We find, on examining the original petition sent up with the record, pursuant to the rule issued herein, the following additional allegation with reference to the publication of the alleged libelous matter in Jefferson parish, to wit:

“(7) Now your petitioner shows that said Daily States Publishing Company, Limited, through its agents, circulated in the parish of Jefferson said false and malicious libel of and *811concerning your petitioner’s said minor daughter, and that thereby petitioner’s said daughter has suffered damages in the sum of fifteen thousand dollars.”

(We note from the brief of counsel for the applicant filed herein that the failure to refer to the last-quoted paragraph of the petition in applying for these writs was due to the hurry,in making the application, and to the fact that the copy of the petition which was used in its preparation did not contain the article in question. Under those circumH stances, we conclude that there was no intention of misleading the court.)

Reading the paragraphs quoted, together with the other averments of the petition, we think it plainly charges that the newspaper containing the alleged libelous matter was circulated in the parish of Jefferson by defendant through its agents, and that plaintiff’s daughter has suffered the damages incident thereto by publication in said parish.

[2] Article 165 of the Code of Practice, as amended by Act No. 71 of 1914, par. 9, provides :

“In all cases whore any corporation shall commit trespass, or do or fail to do anything for which an action for damages lies it shall be liable to be sued in the parish where such damage is done or trespass committed.”

If defendant circulated or caused to be circulated the matter in question, and if it be libelous, and if the plaintiff’s daughter has been damaged thereby, it would seem that, under the provisions of law just quoted, the courts of that parish would have jurisdiction to determine the matter. The case of State v. Moore, 140 La. 281, 72 South. 965, can have no application to a civil action. That was a criminal charge, which, according to the doctrine announced in said ease, and in the light of the provision of the State Constitution, had its situs at the point where the act of printing and publishing was first committed, or the machinery for its commission was set in motion.
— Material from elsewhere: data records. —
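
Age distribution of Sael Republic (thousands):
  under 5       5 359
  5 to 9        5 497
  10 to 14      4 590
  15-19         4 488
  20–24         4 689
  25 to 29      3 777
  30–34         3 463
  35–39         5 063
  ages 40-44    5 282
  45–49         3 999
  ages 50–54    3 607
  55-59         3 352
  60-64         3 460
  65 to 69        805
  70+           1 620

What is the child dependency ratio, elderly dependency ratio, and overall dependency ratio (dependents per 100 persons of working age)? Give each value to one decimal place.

Youth dependency ratio: 37.5
Old-age dependency ratio: 5.9
Total dependency ratio: 43.4

0–14: 5 359 + 5 497 + 4 590 = 15 446
15–64: 4 488 + 4 689 + 3 777 + 3 463 + 5 063 + 5 282 + 3 999 + 3 607 + 3 352 + 3 460 = 41 180
65+: 805 + 1 620 = 2 425
Youth dependency ratio = 15 446 / 41 180 × 100 = 37.5
Old-age dependency ratio = 2 425 / 41 180 × 100 = 5.9
Total dependency ratio = (15 446 + 2 425) / 41 180 × 100 = 17 871 / 41 180 × 100 = 43.4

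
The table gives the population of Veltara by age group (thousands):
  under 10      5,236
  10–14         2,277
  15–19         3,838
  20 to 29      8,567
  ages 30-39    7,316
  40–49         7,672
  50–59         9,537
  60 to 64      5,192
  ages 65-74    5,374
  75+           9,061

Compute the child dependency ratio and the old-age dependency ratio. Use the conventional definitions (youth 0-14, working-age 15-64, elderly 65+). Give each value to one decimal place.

0–14: 5,236 + 2,277 = 7,513
15–64: 3,838 + 8,567 + 7,316 + 7,672 + 9,537 + 5,192 = 42,122
65+: 5,374 + 9,061 = 14,435
Youth dependency ratio = 7,513 / 42,122 × 100 = 17.8
Old-age dependency ratio = 14,435 / 42,122 × 100 = 34.3

Youth dependency ratio: 17.8
Old-age dependency ratio: 34.3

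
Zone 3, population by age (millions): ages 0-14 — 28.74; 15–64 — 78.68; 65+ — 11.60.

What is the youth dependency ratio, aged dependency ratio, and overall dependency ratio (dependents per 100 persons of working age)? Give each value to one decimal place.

Youth dependency ratio = 28.74 / 78.68 × 100 = 36.5
Old-age dependency ratio = 11.60 / 78.68 × 100 = 14.7
Total dependency ratio = (28.74 + 11.60) / 78.68 × 100 = 40.34 / 78.68 × 100 = 51.3

Youth dependency ratio: 36.5
Old-age dependency ratio: 14.7
Total dependency ratio: 51.3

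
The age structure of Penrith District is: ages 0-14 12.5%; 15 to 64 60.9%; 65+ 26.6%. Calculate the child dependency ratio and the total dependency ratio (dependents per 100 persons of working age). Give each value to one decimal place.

Youth dependency ratio: 20.5
Total dependency ratio: 64.2

Youth dependency ratio = 12.5 / 60.9 × 100 = 20.5
Total dependency ratio = (12.5 + 26.6) / 60.9 × 100 = 39.1 / 60.9 × 100 = 64.2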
In the absence of constitutional restrictions, it would seem that the Legislature may make any reasonable provision as to jurisdiction, in so far as civil cases are concerned.

Counsel for the applicant urge in their brief that in the trial of the plea to the jurisdiction it was not shown that defendant or its agents had circulated the alleged libelous matter in the parish of Jefferson. However, since applicant was plaintiff in the plea, it would seem that the allegations of the petition should be treated as true until the contrary were shown by proof offered in support of the exception. Eney. of Pleading & Practice, vol. 12, p. 181 et seq. Be that as it may, we are not reviewing the matter as on appeal, but rather on the question of whether or not the lower court, under the averments of the petition, is properly exercising jurisdiction. The circulation of the alleged libelous matter was so essentially a part of the alleged libelous acts or facts out of which the damage arises that it cannot be disassociated from the remaining facts, such as the extent of the damage, the libelous nature of the article, etc. We cannot assume for the purpose of this application that plaintiff will not, on the trial, make the necessary proof of publication to sustain the complaint. In any event, the applicant has ample remedy by appeal, should it be cast in the court below.

For the reasons assigned, the rule nisi is recalled, and applicant’s petition dismissed at its cost.